The current selection of classic books studied in schools is exclusive.  Instead of expanding the literary repertoire, those designing curriculums retreat to what is familiar to them. They believe that there is a certain list of books that all high schoolers must read in order to succeed in life. The existence of such an untouchable list is almost as absurd as the idea that a classic can only be a book that was published during an arbitrary time frame. It is the same argument that keeps Harry Potter and the Sorcerer's Stone (1997) from being considered a classic novel despite its rich messages, such as of loyalty and perseverance, told through its captivating characters. The only requirement of a classic is that it teaches a nuanced lesson in a timeless manner. However, flawed methodology has lead to the maintenance of a largely antiquated set of novels that reach the hands of students and, subsequently, the general populous. 
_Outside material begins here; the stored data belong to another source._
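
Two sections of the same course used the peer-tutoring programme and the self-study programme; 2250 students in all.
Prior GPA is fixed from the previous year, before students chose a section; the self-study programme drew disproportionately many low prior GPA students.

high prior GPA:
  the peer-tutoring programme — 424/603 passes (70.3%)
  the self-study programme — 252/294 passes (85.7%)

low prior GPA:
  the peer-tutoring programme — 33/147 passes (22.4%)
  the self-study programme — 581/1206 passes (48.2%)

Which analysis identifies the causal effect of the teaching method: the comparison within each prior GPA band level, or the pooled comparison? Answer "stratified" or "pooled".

stratified

The imbalance in prior GPA band arose from how students were allocated, not from anything the teaching method did; and prior GPA band independently affects the outcome. The pooled gap is confounded — condition on prior GPA band.
Within each level — high prior GPA: 70.3% vs 85.7%; low prior GPA: 22.4% vs 48.2% — the self-study programme is higher every time.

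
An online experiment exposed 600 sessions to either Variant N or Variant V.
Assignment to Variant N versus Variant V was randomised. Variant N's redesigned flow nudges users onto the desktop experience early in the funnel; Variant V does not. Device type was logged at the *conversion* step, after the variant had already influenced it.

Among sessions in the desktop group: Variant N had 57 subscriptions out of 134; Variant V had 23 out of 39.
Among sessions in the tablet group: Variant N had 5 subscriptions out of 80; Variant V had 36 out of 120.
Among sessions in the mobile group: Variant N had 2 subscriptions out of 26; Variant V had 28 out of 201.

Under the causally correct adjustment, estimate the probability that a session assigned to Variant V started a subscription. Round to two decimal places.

0.24

The stratified and pooled comparisons disagree (Variant V wins within each device type; Variant N wins overall), so the answer turns on the causal role of device type.
Because the variant influences device type, device type is a post-treatment mediator, not a confounder. Stratifying on it would bias the estimate; the causal effect is the crude pooled difference.
So P(outcome | do(Variant V)) is just the pooled rate for Variant V: 87/360 = 0.242.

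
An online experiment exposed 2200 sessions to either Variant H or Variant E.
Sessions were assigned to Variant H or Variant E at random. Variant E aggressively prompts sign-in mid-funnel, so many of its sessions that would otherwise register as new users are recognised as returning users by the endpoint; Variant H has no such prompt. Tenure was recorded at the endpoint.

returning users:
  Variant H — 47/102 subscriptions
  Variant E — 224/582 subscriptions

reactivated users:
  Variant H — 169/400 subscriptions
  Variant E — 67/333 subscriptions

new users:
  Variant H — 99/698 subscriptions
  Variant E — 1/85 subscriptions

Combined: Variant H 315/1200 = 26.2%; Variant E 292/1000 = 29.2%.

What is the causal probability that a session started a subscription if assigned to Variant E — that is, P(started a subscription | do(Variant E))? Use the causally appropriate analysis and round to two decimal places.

0.29

User tenure is recorded after the variant and is itself shifted by it — it sits on the causal path from variant to outcome. Conditioning on a mediator would strip out part of the effect we want; the pooled comparison gives the total causal effect.
So P(outcome | do(Variant E)) is just the pooled rate for Variant E: 292/1000 = 0.292.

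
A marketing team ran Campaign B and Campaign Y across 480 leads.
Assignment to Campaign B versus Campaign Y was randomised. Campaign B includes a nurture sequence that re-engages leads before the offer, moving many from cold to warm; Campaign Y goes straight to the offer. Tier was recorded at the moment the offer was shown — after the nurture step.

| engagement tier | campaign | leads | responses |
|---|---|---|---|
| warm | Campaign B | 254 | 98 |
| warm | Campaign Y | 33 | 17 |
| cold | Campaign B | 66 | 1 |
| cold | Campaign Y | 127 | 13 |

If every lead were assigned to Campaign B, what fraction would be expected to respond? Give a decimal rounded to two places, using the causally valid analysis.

The distribution of engagement tier is itself part of what the campaign does — it is an intermediate outcome. Holding it fixed would remove that part of the effect; the total effect is the pooled difference.
So P(outcome | do(Campaign B)) is just the pooled rate for Campaign B: 99/320 = 0.309.

0.31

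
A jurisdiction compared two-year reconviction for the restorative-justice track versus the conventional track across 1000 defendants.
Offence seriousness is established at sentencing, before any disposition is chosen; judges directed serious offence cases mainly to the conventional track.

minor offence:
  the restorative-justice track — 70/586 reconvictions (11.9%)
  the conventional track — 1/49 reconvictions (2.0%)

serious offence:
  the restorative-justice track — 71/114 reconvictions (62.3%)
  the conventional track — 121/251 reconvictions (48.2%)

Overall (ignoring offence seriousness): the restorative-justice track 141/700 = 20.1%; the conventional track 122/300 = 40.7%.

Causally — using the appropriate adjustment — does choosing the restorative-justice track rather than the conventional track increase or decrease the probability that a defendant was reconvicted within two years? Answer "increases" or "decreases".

The stratified and pooled comparisons disagree (the conventional track wins within each offence seriousness; the restorative-justice track wins overall), so the answer turns on the causal role of offence seriousness.
Here offence seriousness is a common cause — it drives both which disposition a case falls under and the outcome. The crude comparison mixes populations; the stratum-specific rates are the causally relevant ones.
Within each level — minor offence: 11.9% vs 2.0%; serious offence: 62.3% vs 48.2% — the conventional track is lower every time.

increases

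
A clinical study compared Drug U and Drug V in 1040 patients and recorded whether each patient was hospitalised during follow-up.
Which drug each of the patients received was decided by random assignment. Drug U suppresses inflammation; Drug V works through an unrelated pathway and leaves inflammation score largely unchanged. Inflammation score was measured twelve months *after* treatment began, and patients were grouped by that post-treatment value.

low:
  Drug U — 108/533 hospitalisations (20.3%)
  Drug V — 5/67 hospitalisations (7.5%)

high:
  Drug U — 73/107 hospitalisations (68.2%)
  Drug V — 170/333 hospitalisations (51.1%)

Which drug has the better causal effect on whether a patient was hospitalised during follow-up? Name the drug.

Drug V is lower inside every inflammation score stratum but Drug U is lower in aggregate. Whether to stratify depends on how inflammation score relates to the drug.
Stratifying would compare drugs among patients the drugs themselves sorted into inflammation score groups — a form of selection on an intermediate. The unconditioned pooled rates give the total causal effect.
Pooled: Drug U 28.3% vs Drug V 43.8%; Drug U is lower overall.

Drug U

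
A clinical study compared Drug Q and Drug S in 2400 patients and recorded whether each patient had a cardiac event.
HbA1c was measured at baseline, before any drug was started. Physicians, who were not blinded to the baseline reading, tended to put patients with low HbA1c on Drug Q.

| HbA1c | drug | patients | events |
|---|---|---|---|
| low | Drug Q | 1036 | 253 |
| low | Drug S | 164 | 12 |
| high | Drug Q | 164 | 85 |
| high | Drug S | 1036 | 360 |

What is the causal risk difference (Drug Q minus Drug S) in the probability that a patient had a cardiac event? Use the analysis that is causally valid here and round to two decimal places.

+0.17

Within every HbA1c level Drug S has the lower rate, yet pooled Drug Q does — Simpson's reversal.
HbA1c differs across drugs for reasons unrelated to any effect of the drug itself, and it separately predicts the outcome — a classic confounder. We must compare within HbA1c levels.
Adjusting over the population distribution of HbA1c: 0.500·(0.244−0.073) + 0.500·(0.518−0.347) = +0.171.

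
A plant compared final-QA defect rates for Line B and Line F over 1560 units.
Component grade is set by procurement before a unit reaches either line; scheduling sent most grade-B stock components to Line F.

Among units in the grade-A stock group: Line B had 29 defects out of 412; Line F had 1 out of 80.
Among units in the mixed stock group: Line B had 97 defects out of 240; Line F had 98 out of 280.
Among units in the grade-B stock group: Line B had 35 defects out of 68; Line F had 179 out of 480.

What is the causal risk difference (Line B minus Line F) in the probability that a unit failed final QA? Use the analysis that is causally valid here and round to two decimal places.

+0.09

Line F is lower inside every component grade stratum but Line B is lower in aggregate. Whether to stratify depends on how component grade relates to the line.
Component grade satisfies the back-door criterion: it is not a descendant of the line, and it blocks the spurious path from line to outcome. Adjusting for it (i.e., using the within-component grade rates) gives the causal effect.
Adjusting over the population distribution of component grade: 0.315·(0.070−0.013) + 0.333·(0.404−0.350) + 0.351·(0.515−0.373) = +0.086.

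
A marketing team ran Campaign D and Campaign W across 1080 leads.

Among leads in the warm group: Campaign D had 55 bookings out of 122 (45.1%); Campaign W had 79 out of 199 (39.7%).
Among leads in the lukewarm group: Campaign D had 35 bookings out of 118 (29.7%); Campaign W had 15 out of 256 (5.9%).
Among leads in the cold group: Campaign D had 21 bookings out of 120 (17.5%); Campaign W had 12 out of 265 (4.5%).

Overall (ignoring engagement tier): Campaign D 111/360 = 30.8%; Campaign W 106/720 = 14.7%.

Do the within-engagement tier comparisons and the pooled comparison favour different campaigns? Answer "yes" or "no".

Within each engagement tier level (warm 45.1% vs 39.7%; lukewarm 29.7% vs 5.9%; cold 17.5% vs 4.5%), Campaign D has the higher rate every time. Pooled: 30.8% vs 14.7% — Campaign D has the higher rate overall. They agree.

no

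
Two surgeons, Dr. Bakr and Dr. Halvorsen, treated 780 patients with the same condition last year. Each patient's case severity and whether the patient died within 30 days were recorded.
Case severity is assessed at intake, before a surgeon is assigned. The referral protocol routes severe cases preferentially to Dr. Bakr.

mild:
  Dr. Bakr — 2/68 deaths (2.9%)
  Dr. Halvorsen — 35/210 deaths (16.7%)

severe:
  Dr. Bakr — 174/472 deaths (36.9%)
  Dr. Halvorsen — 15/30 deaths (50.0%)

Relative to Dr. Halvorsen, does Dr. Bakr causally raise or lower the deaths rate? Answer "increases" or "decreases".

decreases

Within every case severity level Dr. Bakr has the lower rate, yet pooled Dr. Halvorsen does — Simpson's reversal.
Case severity satisfies the back-door criterion: it is not a descendant of the surgeon, and it blocks the spurious path from surgeon to outcome. Adjusting for it (i.e., using the within-case severity rates) gives the causal effect.
Within each level — mild: 2.9% vs 16.7%; severe: 36.9% vs 50.0% — Dr. Bakr is lower every time.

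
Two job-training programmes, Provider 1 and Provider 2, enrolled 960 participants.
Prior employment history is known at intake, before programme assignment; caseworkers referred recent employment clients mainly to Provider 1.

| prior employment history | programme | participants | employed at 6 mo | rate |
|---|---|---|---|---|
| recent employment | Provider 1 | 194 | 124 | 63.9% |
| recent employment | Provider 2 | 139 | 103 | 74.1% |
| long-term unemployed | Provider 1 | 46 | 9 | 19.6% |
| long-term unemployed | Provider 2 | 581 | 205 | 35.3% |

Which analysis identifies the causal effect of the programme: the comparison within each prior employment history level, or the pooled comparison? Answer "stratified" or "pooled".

stratified

Nothing the programme does changes prior employment history; the imbalance is an allocation artefact. With prior employment history also predicting the outcome, the pooled figure is confounded, and the within-stratum comparison is the causal one.
Within each level — recent employment: 63.9% vs 74.1%; long-term unemployed: 19.6% vs 35.3% — Provider 2 is higher every time.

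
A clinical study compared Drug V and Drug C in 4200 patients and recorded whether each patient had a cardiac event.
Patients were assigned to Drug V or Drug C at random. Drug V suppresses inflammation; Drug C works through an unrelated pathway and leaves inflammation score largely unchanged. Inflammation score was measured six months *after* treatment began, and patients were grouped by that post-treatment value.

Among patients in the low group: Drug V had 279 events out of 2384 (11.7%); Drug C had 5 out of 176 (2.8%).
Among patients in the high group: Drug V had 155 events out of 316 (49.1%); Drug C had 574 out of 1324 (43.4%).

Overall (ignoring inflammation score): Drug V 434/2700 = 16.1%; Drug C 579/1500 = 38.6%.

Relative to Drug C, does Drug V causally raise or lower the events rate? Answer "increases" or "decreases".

decreases

The stratified and pooled comparisons disagree (Drug C wins within each inflammation score; Drug V wins overall), so the answer turns on the causal role of inflammation score.
The distribution of inflammation score is itself part of what the drug does — it is an intermediate outcome. Holding it fixed would remove that part of the effect; the total effect is the pooled difference.
Pooled: Drug V 16.1% vs Drug C 38.6%; Drug V is lower overall.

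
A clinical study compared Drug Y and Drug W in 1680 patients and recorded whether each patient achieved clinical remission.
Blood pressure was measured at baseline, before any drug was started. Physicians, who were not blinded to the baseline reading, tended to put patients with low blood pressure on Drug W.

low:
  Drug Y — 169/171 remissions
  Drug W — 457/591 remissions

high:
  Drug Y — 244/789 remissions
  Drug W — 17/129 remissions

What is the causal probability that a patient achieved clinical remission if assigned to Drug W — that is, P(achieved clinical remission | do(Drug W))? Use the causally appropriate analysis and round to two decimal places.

The stratified and pooled comparisons disagree (Drug Y wins within each blood pressure; Drug W wins overall), so the answer turns on the causal role of blood pressure.
Blood pressure satisfies the back-door criterion: it is not a descendant of the drug, and it blocks the spurious path from drug to outcome. Adjusting for it (i.e., using the within-blood pressure rates) gives the causal effect.
Standardising Drug W to the population blood pressure mix: 0.454·457/591 + 0.546·17/129 = 0.423.

0.42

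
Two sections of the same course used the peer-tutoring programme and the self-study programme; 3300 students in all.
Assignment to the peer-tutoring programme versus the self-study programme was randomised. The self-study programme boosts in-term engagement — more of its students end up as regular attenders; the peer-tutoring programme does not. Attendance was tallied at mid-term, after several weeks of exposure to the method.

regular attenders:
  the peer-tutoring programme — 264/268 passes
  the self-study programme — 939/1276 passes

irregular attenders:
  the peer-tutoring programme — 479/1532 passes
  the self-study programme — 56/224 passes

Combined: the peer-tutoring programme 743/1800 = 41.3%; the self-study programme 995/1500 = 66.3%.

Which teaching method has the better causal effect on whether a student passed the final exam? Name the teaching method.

The mid-term attendance-specific comparison favours the peer-tutoring programme throughout, but the pooled figures favour the self-study programme. The question is whether to condition on mid-term attendance.
Stratifying would compare teaching methods among students the teaching methods themselves sorted into mid-term attendance groups — a form of selection on an intermediate. The unconditioned pooled rates give the total causal effect.
Pooled: the peer-tutoring programme 41.3% vs the self-study programme 66.3%; the self-study programme is higher overall.

the self-study programme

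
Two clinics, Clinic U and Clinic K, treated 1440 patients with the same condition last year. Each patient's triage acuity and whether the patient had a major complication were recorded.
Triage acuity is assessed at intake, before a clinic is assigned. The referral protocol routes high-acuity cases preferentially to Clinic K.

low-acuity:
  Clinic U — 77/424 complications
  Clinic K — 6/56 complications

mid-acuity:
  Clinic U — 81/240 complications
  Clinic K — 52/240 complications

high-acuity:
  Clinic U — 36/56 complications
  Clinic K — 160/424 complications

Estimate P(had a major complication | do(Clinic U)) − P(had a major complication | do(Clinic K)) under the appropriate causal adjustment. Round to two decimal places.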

Many of these classic books teach the same lesson from the same viewpoint. Catcher in the Rye (1951) and The Outsiders (1967) are both books set in 1950s-60’s America that focuses on the struggles and reality of the adult world from the perspective of someone younger. As a result, the life lessons of these novels often overlap; redundancies like these can be avoided if books that look at America from various perspectives. Rita William’s One Crazy Summer (2010) takes place in the same timeframe and has a similar lexile level, but features an African-American perspective; the story is set in the summer of 1968 at the height of the Black Panther Party and Civil Rights movement. The year would see the passing of the Fair Housing Act, which eliminated race from the list of factors that determined who could rent or own a home. It was also the year when Martin Luther King Jr. was shot and killed by James Earl Ray. Consequently, One Crazy Summer contains themes like the basis of social equality, which is noticeably absent from the current lineup of classics, in addition to more common subject matters like family. The notion of a widely considered classic book should expand to other subject matters. 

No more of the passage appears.